Atelier «  Patrimoine et culture »

Les territoires méditerranéens, producteurs de connaissances et de contenus.

Identité patrimoniale, innovation territoriale et coopération technologique :
le projet de Musée virtuel de la Méditerranée.
Laura Garcia Vitoria, Présidente de l’ONG ARENOTECH

C - Il ne saurait y avoir création de contenus sans mise en place d’actions d’apprentissage collectif et de gestion de savoirs à l’échelle locale.

Nous ne pouvons aujourd’hui réfléchir sur les nouveaux contenus culturels sans la prise en compte de l’espace territorial qui est le leur. Nous l’avons dit : il y a les technologies pour participer à l’évolution de nos habitudes de perception visuelle et de nos modalités d’apprentissage ; il y a les hommes avec leurs paroles, leur présence physique, leurs gestes transmettant savoirs faire et mémoire collective. Mais il a aussi les territoires et la réflexion sur leur aménagement , leur développement économique et leur devenir.

1 - La mise en ligne du patrimoine et la réflexion sur de nouvelles formes de contenus culturels constitue un vecteur important de la création de milieux innovants et MEd DIVIdE entend se consacrer à l’analyse de la genèse de tels milieux dans le monde méditerranéen.

Parmi les conséquences de mutations technologiques fortes, figure toujours la nécessaire inscription culturelle de l’innovation économique territoriale. Un état des lieux des meilleures pratiques et toutes nos analyses démontrent combien il est vain d’espérer des processus d’innovation technologique territoriale sur le long terme si ne se trouvaient pas développées de véritables stratégies de contextualisation - voire de recontextualisation - identitaire -. La dialectique de l’identité et de l’innovation constitue par là même à juste titre le cœur des préoccupations d’un grand nombre d’acteurs territoriaux européens [8] : les processus régionaux d’innovation devant constamment se réinventer eux-mêmes, seule une telle inscription culturelle peut en effet fournir un terreau suffisamment riche pour générer de nouvelles approches [9].

Le rapport des processus d’innovation et des mécanismes identitaires est au coeur du développement des réseaux et d’une diffusion des savoirs qui est la condition même de la création d’un milieu innovant.

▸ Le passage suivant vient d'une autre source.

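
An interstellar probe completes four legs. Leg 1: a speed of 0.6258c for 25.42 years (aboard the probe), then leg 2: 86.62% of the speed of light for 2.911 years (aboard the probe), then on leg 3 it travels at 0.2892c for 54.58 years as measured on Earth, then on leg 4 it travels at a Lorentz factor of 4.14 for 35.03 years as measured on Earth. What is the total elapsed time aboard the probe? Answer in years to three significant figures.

Leg 1: 25.42 years is already measured aboard the probe.
Leg 2: 2.911 years is already measured aboard the probe.
Leg 3: γ = 1/√(1 − 0.2892²) = 1/√0.9164 = 1.045; τ_3 = 54.58/1.045 = 52.25 years.
Leg 4: γ = 4.14; τ_4 = 35.03/4.140 = 8.461 years.
Total: 25.42 + 2.911 + 52.25 + 8.461 years.

τ = 89.0 years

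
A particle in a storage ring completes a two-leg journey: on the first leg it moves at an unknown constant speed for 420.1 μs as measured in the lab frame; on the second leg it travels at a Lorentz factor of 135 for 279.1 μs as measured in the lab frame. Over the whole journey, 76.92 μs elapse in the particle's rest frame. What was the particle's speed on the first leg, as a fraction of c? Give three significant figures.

β = 0.984

Leg 1: speed unknown; τ_1 = 420.1/γ_1.
Leg 2: γ = 135; τ_2 = 279.1/135.0 = 2.067 μs.
Total proper time: τ_1 + 2.067 = 76.92, so τ_1 = 76.92 − 2.067 = 74.85 μs.
γ_1 = 420.1/74.85 = 5.612; β = √(1 − 1/γ²) = √0.9683.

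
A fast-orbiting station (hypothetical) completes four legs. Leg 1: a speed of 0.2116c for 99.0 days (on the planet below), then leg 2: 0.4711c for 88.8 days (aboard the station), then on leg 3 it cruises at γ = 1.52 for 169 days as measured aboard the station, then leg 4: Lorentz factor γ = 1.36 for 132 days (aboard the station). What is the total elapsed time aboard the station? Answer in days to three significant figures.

τ = 487 days

Leg 1: γ = 1/√(1 − 0.2116²) = 1/√0.9552 = 1.023; τ_1 = 99.0/1.023 = 96.76 days.
Leg 2: 88.8 days is already measured aboard the station.
Leg 3: 169 days is already measured aboard the station.
Leg 4: 132 days is already measured aboard the station.
Total: 96.76 + 88.80 + 169.0 + 132.0 days.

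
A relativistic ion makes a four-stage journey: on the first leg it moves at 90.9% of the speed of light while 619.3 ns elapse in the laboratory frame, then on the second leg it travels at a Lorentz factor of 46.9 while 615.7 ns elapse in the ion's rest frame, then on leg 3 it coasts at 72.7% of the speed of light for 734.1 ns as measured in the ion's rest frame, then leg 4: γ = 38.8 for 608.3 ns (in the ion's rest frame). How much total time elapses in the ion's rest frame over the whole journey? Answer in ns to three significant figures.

τ = 2220 ns

Leg 1: β = 0.909; γ = 1/√(1 − 0.909²) = 1/√0.1737 = 2.399; τ_1 = 619.3/2.399 = 258.1 ns.
Leg 2: 615.7 ns is already measured in the ion's rest frame.
Leg 3: 734.1 ns is already measured in the ion's rest frame.
Leg 4: 608.3 ns is already measured in the ion's rest frame.
Total: 258.1 + 615.7 + 734.1 + 608.3 ns.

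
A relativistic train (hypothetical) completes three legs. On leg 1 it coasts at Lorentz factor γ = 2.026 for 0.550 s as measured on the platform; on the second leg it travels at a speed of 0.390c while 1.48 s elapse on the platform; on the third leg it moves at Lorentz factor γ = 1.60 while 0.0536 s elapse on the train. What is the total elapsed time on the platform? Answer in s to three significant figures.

Δt = 2.12 s

Leg 1: 0.550 s is already measured on the platform.
Leg 2: 1.48 s is already measured on the platform.
Leg 3: γ = 1.60; Δt_3 = 1.600 × 0.0536 = 0.08576 s.
Total: 0.5500 + 1.480 + 0.08576 s.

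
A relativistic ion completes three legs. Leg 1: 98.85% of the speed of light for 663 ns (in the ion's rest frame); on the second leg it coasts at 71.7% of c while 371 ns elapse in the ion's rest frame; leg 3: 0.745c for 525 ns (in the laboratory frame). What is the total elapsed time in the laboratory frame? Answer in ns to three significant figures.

Leg 1: β = 0.9885; γ = 1/√(1 − 0.9885²) = 1/√0.02287 = 6.613; Δt_1 = 6.613 × 663 = 4384 ns.
Leg 2: β = 0.717; γ = 1/√(1 − 0.717²) = 1/√0.4859 = 1.435; Δt_2 = 1.435 × 371 = 532.2 ns.
Leg 3: 525 ns is already measured in the laboratory frame.
Total: 4384 + 532.2 + 525.0 ns.

Δt = 5440 ns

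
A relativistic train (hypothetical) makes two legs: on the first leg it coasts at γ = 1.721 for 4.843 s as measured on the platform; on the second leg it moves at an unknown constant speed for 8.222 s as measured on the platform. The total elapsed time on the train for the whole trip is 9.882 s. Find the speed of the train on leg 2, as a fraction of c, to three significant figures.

Leg 1: γ = 1.721; τ_1 = 4.843/1.721 = 2.814 s.
Leg 2: speed unknown; τ_2 = 8.222/γ_2.
Total proper time: 2.814 + τ_2 = 9.882, so τ_2 = 9.882 − 2.814 = 7.068 s.
γ_2 = 8.222/7.068 = 1.163; β = √(1 − 1/γ²) = √0.2610.

β = 0.511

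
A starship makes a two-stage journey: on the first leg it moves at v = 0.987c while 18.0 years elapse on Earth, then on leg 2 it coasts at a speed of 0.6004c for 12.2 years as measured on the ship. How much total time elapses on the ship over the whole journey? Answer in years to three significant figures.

Leg 1: γ = 1/√(1 − 0.987²) = 1/√0.02583 = 6.222; τ_1 = 18.0/6.222 = 2.893 years.
Leg 2: 12.2 years is already measured on the ship.
Total: 2.893 + 12.20 years.

τ = 15.1 years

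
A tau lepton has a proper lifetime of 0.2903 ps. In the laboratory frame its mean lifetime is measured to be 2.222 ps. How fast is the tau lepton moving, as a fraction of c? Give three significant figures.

v = 0.991c

γ = Δt/τ₀ = 2.222/0.2903 = 7.654
β = √(1 − 1/γ²) = √(1 − 0.01707) = √0.9829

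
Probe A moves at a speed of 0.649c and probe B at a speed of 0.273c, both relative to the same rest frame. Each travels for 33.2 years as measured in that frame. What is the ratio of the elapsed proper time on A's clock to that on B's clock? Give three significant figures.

τ_A/τ_B = 0.791

A: γ = 1/√(1 − 0.649²) = 1/√0.5788 = 1.314. B: γ = 1/√(1 − 0.273²) = 1/√0.9255 = 1.039.
τ_A/τ_B = γ_B/γ_A = 1.039/1.314 = 0.7908, so τ_A/τ_B = 0.7908.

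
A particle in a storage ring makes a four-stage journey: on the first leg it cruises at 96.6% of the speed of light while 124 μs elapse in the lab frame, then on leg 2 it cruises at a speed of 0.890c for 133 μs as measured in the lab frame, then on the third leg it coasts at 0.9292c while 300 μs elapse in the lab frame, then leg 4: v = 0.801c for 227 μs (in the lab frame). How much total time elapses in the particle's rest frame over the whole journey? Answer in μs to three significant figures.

τ = 339 μs

Leg 1: β = 0.966; γ = 1/√(1 − 0.966²) = 1/√0.06684 = 3.868; τ_1 = 124/3.868 = 32.06 μs.
Leg 2: γ = 1/√(1 − 0.890²) = 1/√0.2079 = 2.193; τ_2 = 133/2.193 = 60.64 μs.
Leg 3: γ = 1/√(1 − 0.9292²) = 1/√0.1366 = 2.706; τ_3 = 300/2.706 = 110.9 μs.
Leg 4: γ = 1/√(1 − 0.801²) = 1/√0.3584 = 1.670; τ_4 = 227/1.670 = 135.9 μs.
Total: 32.06 + 60.64 + 110.9 + 135.9 μs.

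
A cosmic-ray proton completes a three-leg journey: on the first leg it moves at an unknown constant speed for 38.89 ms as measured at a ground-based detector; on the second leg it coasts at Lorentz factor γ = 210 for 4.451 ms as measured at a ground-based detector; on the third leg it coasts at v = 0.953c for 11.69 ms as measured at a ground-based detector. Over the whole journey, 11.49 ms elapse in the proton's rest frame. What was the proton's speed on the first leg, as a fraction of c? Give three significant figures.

β = 0.979

Leg 1: speed unknown; τ_1 = 38.89/γ_1.
Leg 2: γ = 210; τ_2 = 4.451/210.0 = 0.02120 ms.
Leg 3: γ = 1/√(1 − 0.953²) = 1/√0.09179 = 3.301; τ_3 = 11.69/3.301 = 3.542 ms.
Total proper time: τ_1 + 0.02120 + 3.542 = 11.49, so τ_1 = 11.49 − 3.563 = 7.927 ms.
γ_1 = 38.89/7.927 = 4.906; β = √(1 − 1/γ²) = √0.9585.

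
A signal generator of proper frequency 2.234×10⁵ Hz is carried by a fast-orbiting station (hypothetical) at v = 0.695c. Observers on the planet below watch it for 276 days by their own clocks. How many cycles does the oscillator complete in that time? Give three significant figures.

N = 3.83×10¹²

γ = 1/√(1 − 0.695²) = 1/√0.5170 = 1.391
During 276 days of lab time, the oscillator's proper time advances by τ = Δt/γ = 276/1.391 = 198.4 days = 1.715×10⁷ s.
N = f × τ = 2.234×10⁵ × 1.715×10⁷ = 3.830×10¹².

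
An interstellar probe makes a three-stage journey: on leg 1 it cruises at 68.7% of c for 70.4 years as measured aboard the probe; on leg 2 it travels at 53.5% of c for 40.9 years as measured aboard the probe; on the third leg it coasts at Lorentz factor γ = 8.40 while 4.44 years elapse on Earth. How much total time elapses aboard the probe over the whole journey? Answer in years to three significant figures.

τ = 112 years

Leg 1: 70.4 years is already measured aboard the probe.
Leg 2: 40.9 years is already measured aboard the probe.
Leg 3: γ = 8.40; τ_3 = 4.44/8.400 = 0.5286 years.
Total: 70.40 + 40.90 + 0.5286 years.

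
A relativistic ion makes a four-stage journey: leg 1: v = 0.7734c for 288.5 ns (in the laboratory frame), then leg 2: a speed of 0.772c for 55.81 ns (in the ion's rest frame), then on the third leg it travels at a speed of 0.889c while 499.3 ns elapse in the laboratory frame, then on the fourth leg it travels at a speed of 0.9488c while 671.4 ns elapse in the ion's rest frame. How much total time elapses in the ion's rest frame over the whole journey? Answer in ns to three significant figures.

Leg 1: γ = 1/√(1 − 0.7734²) = 1/√0.4019 = 1.577; τ_1 = 288.5/1.577 = 182.9 ns.
Leg 2: 55.81 ns is already measured in the ion's rest frame.
Leg 3: γ = 1/√(1 − 0.889²) = 1/√0.2097 = 2.184; τ_3 = 499.3/2.184 = 228.6 ns.
Leg 4: 671.4 ns is already measured in the ion's rest frame.
Total: 182.9 + 55.81 + 228.6 + 671.4 ns.

τ = 1140 ns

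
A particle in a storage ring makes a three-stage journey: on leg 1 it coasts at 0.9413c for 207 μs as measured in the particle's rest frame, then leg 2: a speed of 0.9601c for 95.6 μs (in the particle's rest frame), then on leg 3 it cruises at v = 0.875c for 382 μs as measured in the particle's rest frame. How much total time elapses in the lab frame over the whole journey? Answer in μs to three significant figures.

Leg 1: γ = 1/√(1 − 0.9413²) = 1/√0.1140 = 2.962; Δt_1 = 2.962 × 207 = 613.2 μs.
Leg 2: γ = 1/√(1 − 0.9601²) = 1/√0.07821 = 3.576; Δt_2 = 3.576 × 95.6 = 341.8 μs.
Leg 3: γ = 1/√(1 − 0.875²) = 1/√0.2344 = 2.066; Δt_3 = 2.066 × 382 = 789.1 μs.
Total: 613.2 + 341.8 + 789.1 μs.

Δt = 1740 μs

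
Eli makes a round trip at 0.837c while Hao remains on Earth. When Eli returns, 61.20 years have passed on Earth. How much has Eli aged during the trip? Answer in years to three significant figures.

γ = 1/√(1 − 0.837²) = 1/√0.2994 = 1.827
Eli's clock measures proper time along the trip: τ = Δt/γ = 61.20/1.827 years.

τ = 33.5 years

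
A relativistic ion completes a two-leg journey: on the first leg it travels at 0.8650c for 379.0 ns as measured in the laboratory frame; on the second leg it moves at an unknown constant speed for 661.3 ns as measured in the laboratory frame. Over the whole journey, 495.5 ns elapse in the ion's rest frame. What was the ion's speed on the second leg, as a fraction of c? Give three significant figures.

β = 0.887

Leg 1: γ = 1/√(1 − 0.8650²) = 1/√0.2518 = 1.993; τ_1 = 379.0/1.993 = 190.2 ns.
Leg 2: speed unknown; τ_2 = 661.3/γ_2.
Total proper time: 190.2 + τ_2 = 495.5, so τ_2 = 495.5 − 190.2 = 305.3 ns.
γ_2 = 661.3/305.3 = 2.166; β = √(1 − 1/γ²) = √0.7868.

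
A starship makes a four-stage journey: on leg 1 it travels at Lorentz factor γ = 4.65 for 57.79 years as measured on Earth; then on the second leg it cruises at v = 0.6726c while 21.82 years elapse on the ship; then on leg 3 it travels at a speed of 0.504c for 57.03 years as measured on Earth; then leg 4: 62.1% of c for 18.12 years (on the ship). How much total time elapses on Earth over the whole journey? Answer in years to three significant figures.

Leg 1: 57.79 years is already measured on Earth.
Leg 2: γ = 1/√(1 − 0.6726²) = 1/√0.5476 = 1.351; Δt_2 = 1.351 × 21.82 = 29.49 years.
Leg 3: 57.03 years is already measured on Earth.
Leg 4: β = 0.621; γ = 1/√(1 − 0.621²) = 1/√0.6144 = 1.276; Δt_4 = 1.276 × 18.12 = 23.12 years.
Total: 57.79 + 29.49 + 57.03 + 23.12 years.

Δt = 167 years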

Le patrimoine virtuel et les référents identitaires régionaux sont amenés à devenir ainsi non seulement le domaine par excellence des paris technologiques, mais également l’illustration même des enjeux d’une véritable gestion des connaissances et de leur partage. 

2 - Une telle stratégie culturelle - et économique - permet également tout naturellement la création de liens entre compétences à l’échelle de la région, mais aussi entre pôles de compétences. Ceci pour les entreprises certes, mais également pour les administrations publiques : la collaboration entre les villes italiennes pour la création de véritables services en ligne en constitue une illustration exemplaire, comme le montre notamment l’exemple de Sienne.

3 -  C’est un vocabulaire et tout un langage commun qui se trouve ainsi reconstitué. A l’avenir - et le projet s’efforcera également de développer des rencontres adéquates à cet égard -, de telles stratégies peuvent par exemple amener les responsables territoriaux à mettre en place des « pôles de délibération » en matière de création de contenus territoriaux.

L’un des défis majeurs pour les acteurs de la démocratie territoriale dans les années qui viennent sera à l’évidence la gestion de l’information et une réelle intelligence du complexe. Dans les domaines que nous venons d’évoquer, il s’avère donc tentant de mettre en pratique le concept développé par James Fischking (Université du Texas) consistant à rassembler un groupe d’habitants pour un premier sondage sur une question concernant le développement de leur territoire, puis de faire appel à des experts en vue de leur fournir le matériau informationnel le plus complet possible et enfin de procéder à un second sondage. L’évolution des opinions suite à l’information reçue est ensuite transmise aux autorités locales afin qu’ils puissent tenir compte dans leur décision des éventuels changements constatés [10].

Le concept de laboratoire numérique territorial [11] - que nous avons développé récemment pour un certain nombre d’acteurs territoriaux espagnols - place cette question de même au cœur de tous les dispositifs [12]. Le point commun de telles approches réside de toute manière dans la création et la circulation des connaissances.

Ville intelligente, cité savoir, quartier apprenant, peu importe au fond la sémantique utilisée et les modalités de mise en œuvre de tels objectifs. Pour le marché local du travail, les relations entre les entreprises et les lieux de recherche, l’essentiel réside dans une gestion locale des connaissances, dans l’intelligence collective territoriale chère à Pierre Lévy. Et la création locale de contenus culturels en constitue naturellement un vecteur majeur.